The BSP has fielded 86 Brahmin candidates to widen its base beyond its Dalit constituency. Will that be Mayawati’s trumpcard?
Worried. The voting is over in Mulayam Singh Yadav’s bastion of Etawah and in the Muslim-dominated Rohilkhand. Which, in effect, means that the best part is over and any votes it gets from now on will be a bonus. Of this cluster of 177 seats where voting is over, the SP had won 57 seats in 2002. But the party will be hard put to maintain that tally. Anti-incumbency is a real worry
Apart from striking an emotional chord with the people, Yadav has also tried to raise the third front bogey by inviting Chandrababu Naidu and Om Prakash Chautala at his Bareilly rally.
When asked about the party’s performance in the three phases, party spokesman Rajendra Chaudhury said, “The party is leading in all the phases.”
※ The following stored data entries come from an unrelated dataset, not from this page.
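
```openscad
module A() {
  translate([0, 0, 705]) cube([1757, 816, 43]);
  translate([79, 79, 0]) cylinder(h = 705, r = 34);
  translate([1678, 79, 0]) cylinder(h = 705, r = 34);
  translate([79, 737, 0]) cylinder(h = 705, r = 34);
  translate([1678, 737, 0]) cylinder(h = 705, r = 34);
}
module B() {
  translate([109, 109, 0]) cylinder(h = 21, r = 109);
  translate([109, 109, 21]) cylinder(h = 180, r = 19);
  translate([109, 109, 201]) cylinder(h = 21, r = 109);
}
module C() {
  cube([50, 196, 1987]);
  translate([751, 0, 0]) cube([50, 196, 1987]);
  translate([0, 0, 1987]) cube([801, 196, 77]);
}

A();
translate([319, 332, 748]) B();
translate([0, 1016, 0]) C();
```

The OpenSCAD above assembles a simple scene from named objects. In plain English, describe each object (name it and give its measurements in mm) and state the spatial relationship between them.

A is a table: top 1757 mm (x) × 816 mm (y), 43 mm thick, upper face at z = 748 mm, on four round legs of 68 mm diameter, each leg's bounding box inset 45 mm from the nearest pair of top edges, running from z = 0 to the bottom of the top.

B is a spool: two coaxial disc flanges of radius 109 mm and thickness 21 mm, joined by a core cylinder of radius 19 mm and height 180 mm. The lower flange rests on z = 0 and the three cylinders share a vertical axis.

C is a door frame. The clear opening is 701 mm wide and 1987 mm high. Two 50 mm wide jambs, 196 mm deep, stand either side of the opening from the floor to the top of the opening. A 77 mm thick head sits across the top of both jambs, spanning the full outside width of the frame.

The spool is on top of the table. The door frame is on the floor beside the table on its +y side.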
Chaudhury said the SP would increase its tally in 177 seats as compared to 2002 election.
That’s putting up a brave face.
In the first three phases covering western UP, the BJP had battled for seats mostly held by the SP or its one-time ally, the Ajit Singh-led Rashtriya Lok Dal.
The BJP’s calculation is that the SP’s loss of seats in the first phase (62 seats) will be its gain rather than the BSP’s. In the second phase, the BJP expects 18 seats while admitting that the BSP would improve its 2002 tally of 15 seats. Also, the first three phases – particularly the second and the third — covered areas where Muslims voters accounted for 35 per cent of the electorate and their votes would be split.
“Fortunately,” said BJP vice president Mukhtar Abbas Naqvi, “for us, the so-called secular vote was divided. Other parties could not mobilize Muslim voters against the BJP as the bogey of communalism against us did not work this time.”